Sohn verheimlicht Testament der Mutter

von Redaktion

Falsche eidesstattliche Versicherung: 51-Jähriger will an Eigentumswohnung kommen

Rosenheim – Den letzten Willen der eigenen Mutter zu missachten, ist nicht nur moralisch höchst fraglich. Das Testament aber auch noch zu verheimlichen und eine falsche eidesstattliche Versicherung zur Sache zu machen – das ist dann doch kriminell. Und wurde für einen 51-Jährigen Kroaten richtig teuer.

Zu Beginn des vergangenen Jahres war die Mutter des berufslosen Angeklagten gestorben. Sie hinterließ eine Eigentumswohnung in der Chiemseestraße in Rosenheim. Für den in Kroatien geborene Sohn eine einmalige Chance, zu Eigentum zu kommen. Zumal für die Wohnung ein Mindestwert von 140000 Euro errechnet worden ist.

Nach dem Tod der Mutter waren dem 51-Jährigen zunächst auch alle relevanten Papiere der Verstorbenen ausgehändigt worden. Darunter das Testament der Frau – in dem sie die Wohnung allerdings ihrem Enkel vermacht.

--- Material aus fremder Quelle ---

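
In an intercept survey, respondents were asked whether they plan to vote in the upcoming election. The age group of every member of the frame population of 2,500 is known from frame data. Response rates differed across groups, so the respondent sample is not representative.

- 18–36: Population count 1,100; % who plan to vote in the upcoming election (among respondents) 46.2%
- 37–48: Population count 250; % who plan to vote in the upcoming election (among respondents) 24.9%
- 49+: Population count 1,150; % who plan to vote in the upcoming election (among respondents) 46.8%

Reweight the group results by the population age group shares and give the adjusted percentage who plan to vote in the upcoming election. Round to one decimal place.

44.3%

Weight each group's respondent value by its population share:
  18–36: (1,100/2,500) × 46.2 = 20.328
  37–48: (250/2,500) × 24.9 = 2.49
  49+: (1,150/2,500) × 46.8 = 21.528
Post-stratified estimate = 44.346 → 44.3%.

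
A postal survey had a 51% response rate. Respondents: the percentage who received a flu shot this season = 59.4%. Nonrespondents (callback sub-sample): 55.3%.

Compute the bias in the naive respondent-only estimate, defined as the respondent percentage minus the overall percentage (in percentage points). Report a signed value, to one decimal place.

Nonresponse fraction = 1 − 0.51 = 0.49.
Bias = (nonresponse fraction) × (respondent percentage − nonrespondent percentage)
     = 0.49 × (59.4 − 55.3) = 0.49 × 4.1 = 2.009.

+2.0 percentage points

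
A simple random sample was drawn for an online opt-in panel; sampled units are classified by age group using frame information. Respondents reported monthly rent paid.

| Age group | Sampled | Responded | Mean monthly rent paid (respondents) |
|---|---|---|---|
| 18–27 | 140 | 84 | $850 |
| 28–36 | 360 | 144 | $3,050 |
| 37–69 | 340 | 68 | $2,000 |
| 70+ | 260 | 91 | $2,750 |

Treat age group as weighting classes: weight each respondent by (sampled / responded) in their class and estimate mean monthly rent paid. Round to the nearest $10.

Class response rates: 18–27 84/140 = 60%, 28–36 144/360 = 40%, 37–69 68/340 = 20%, 70+ 91/260 = 35%.
Each respondent's weight = sampled/responded in their class; summing within a class gives n_sampled, so:
  18–27: 140 × 850 = 119,000
  28–36: 360 × 3050 = 1,098,000
  37–69: 340 × 2000 = 680,000
  70+: 260 × 2750 = 715,000
Adjusted estimate = 2,612,000 / 1,100 = 2374.55 → $2,370.

$2,370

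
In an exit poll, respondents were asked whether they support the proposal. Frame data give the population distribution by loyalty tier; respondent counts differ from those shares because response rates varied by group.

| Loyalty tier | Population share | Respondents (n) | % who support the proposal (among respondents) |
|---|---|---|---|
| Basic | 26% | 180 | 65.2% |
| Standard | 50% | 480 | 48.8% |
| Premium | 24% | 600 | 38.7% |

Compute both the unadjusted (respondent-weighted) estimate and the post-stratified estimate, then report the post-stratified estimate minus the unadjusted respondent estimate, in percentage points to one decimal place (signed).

+4.3 percentage points

Without adjustment, the pooled respondent share is:
  (180/1260)×65.2 + (480/1260)×48.8 + (600/1260)×38.7 = 46.3333%
Post-stratifying to population shares instead:
  0.26×65.2 + 0.5×48.8 + 0.24×38.7 = 50.64%
Difference = 50.64 − 46.3333 = 4.3067 pp.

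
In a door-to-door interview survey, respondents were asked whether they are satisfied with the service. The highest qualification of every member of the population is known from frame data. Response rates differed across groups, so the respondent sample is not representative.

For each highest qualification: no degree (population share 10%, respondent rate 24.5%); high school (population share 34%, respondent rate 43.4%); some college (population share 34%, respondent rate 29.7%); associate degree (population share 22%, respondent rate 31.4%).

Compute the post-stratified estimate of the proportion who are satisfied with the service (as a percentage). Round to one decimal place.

Post-stratification weights by population share, not respondent share:
  no degree: 0.1 × 24.5 = 2.45
  high school: 0.34 × 43.4 = 14.756
  some college: 0.34 × 29.7 = 10.098
  associate degree: 0.22 × 31.4 = 6.908
Post-stratified estimate = 34.212 → 34.2%.

34.2%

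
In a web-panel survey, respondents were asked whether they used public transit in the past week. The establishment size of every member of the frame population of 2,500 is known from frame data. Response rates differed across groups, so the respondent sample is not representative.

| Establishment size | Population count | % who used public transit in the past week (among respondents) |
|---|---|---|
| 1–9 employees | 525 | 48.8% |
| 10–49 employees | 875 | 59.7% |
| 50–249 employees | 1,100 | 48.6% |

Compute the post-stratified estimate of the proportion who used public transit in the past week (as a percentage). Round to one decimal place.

Each cell contributes population-share × respondent value:
  1–9 employees: (525/2,500) × 48.8 = 10.248
  10–49 employees: (875/2,500) × 59.7 = 20.895
  50–249 employees: (1,100/2,500) × 48.6 = 21.384
Post-stratified estimate = 52.527 → 52.5%.

52.5%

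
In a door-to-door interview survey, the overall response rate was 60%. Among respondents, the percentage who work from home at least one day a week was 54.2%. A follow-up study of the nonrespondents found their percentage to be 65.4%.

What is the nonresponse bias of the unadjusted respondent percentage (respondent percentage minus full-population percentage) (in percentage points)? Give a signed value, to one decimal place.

Nonresponse fraction = 1 − 0.6 = 0.4.
Bias = (nonresponse fraction) × (respondent percentage − nonrespondent percentage)
     = 0.4 × (54.2 − 65.4) = 0.4 × -11.2 = -4.48.

-4.5 percentage points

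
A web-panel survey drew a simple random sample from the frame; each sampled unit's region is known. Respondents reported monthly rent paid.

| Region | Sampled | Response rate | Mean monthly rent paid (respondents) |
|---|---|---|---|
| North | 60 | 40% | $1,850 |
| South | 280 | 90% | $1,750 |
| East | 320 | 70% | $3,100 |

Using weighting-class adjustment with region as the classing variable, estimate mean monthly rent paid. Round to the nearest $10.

With weight = n_sampled/n_responded per class, the weighted class total is n_sampled:
  North: 60 × 1850 = 111,000
  South: 280 × 1750 = 490,000
  East: 320 × 3100 = 992,000
Adjusted estimate = 1,593,000 / 660 = 2413.64 → $2,410.

$2,410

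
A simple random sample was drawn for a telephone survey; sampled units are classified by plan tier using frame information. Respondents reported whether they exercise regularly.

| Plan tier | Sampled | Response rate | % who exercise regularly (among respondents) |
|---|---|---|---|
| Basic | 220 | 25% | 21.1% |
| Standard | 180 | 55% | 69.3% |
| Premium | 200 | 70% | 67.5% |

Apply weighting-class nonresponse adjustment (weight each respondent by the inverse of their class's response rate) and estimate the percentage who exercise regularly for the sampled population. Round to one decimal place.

Each respondent's weight = sampled/responded in their class; summing within a class gives n_sampled, so:
  Basic: 220 × 21.1 = 4642
  Standard: 180 × 69.3 = 12,474
  Premium: 200 × 67.5 = 13,500
Adjusted estimate = 30,616 / 600 = 51.0267 → 51.0%.

51.0%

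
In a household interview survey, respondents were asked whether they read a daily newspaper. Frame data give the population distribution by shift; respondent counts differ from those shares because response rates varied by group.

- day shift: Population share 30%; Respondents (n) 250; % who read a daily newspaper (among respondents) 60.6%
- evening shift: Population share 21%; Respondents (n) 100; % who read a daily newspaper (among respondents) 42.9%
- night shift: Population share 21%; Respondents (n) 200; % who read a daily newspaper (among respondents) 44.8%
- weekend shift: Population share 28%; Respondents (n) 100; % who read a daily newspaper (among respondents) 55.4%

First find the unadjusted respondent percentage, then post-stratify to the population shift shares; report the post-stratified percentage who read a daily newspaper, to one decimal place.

Without adjustment, the pooled respondent share is:
  (250/650)×60.6 + (100/650)×42.9 + (200/650)×44.8 + (100/650)×55.4 = 52.2154%
Post-stratifying to population shares instead:
  0.3×60.6 + 0.21×42.9 + 0.21×44.8 + 0.28×55.4 = 52.109%

52.1%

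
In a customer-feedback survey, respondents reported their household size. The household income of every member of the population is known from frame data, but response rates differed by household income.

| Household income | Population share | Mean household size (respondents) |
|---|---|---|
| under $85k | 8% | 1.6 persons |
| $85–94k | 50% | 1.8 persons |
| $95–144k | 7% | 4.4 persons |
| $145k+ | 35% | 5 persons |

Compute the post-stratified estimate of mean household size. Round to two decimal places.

3.09

Post-stratification weights by population share, not respondent share:
  under $85k: 0.08 × 1.6 = 0.128
  $85–94k: 0.5 × 1.8 = 0.9
  $95–144k: 0.07 × 4.4 = 0.308
  $145k+: 0.35 × 5 = 1.75
Post-stratified estimate = 3.086 → 3.09.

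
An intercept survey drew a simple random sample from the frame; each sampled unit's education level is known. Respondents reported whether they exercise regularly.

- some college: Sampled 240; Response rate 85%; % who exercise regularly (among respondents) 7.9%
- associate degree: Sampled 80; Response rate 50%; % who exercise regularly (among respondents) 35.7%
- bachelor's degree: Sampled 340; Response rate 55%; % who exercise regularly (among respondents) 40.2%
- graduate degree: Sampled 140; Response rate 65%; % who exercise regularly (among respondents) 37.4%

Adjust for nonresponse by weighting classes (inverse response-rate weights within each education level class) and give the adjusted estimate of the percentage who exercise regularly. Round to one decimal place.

Weighting each respondent by the inverse class response rate inflates each class back to its sampled size, so the class weight is n_sampled:
  some college: 240 × 7.9 = 1896
  associate degree: 80 × 35.7 = 2856
  bachelor's degree: 340 × 40.2 = 13668
  graduate degree: 140 × 37.4 = 5236
Adjusted estimate = 23,656 / 800 = 29.57 → 29.6%.

29.6%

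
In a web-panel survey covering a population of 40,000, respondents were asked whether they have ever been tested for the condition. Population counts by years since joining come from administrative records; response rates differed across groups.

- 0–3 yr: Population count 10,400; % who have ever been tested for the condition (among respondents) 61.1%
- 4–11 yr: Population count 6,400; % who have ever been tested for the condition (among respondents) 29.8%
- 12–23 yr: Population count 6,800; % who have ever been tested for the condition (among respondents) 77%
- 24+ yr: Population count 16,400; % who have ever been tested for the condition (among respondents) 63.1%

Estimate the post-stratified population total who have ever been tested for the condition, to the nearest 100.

23,800

Apply each group's respondent rate to its population count:
  0–3 yr: 10,400 × 61.1% = 6354.4
  4–11 yr: 6,400 × 29.8% = 1907.2
  12–23 yr: 6,800 × 77% = 5236
  24+ yr: 16,400 × 63.1% = 10348.4
Estimated total = 23,846 → 23,800.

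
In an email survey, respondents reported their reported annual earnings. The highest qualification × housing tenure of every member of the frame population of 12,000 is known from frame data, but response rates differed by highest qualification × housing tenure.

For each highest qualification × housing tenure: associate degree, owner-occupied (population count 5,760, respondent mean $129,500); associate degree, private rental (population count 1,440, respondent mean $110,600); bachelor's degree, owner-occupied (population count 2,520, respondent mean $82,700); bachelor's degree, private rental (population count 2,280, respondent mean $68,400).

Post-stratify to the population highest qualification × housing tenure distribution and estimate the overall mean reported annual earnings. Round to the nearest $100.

$105,800

Each cell contributes population-share × respondent value:
  associate degree, owner-occupied: (5,760/12,000) × 129,500 = 62,160
  associate degree, private rental: (1,440/12,000) × 110,600 = 13,272
  bachelor's degree, owner-occupied: (2,520/12,000) × 82,700 = 17,367
  bachelor's degree, private rental: (2,280/12,000) × 68,400 = 12,996
Post-stratified estimate = 105,795 → $105,800.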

Also dem Sohn ihres Sohnes.

Das freilich konnte nicht im Sinne des Angeklagten sein. Deshalb log er und gab an, in den Unterlagen habe sich kein Testament gefunden. Und er wisse auch nichts von einem solchen Dokument. Schließlich behauptete er sogar in einer eidesstattlichen Versicherung beim Nachlassgericht, es gäbe keine letztwillige Verfügung seiner Mutter. Der Versuch den eigenen Sohn zu übervorteilen, scheiterte, als sich eine Kopie des Testamentes fand.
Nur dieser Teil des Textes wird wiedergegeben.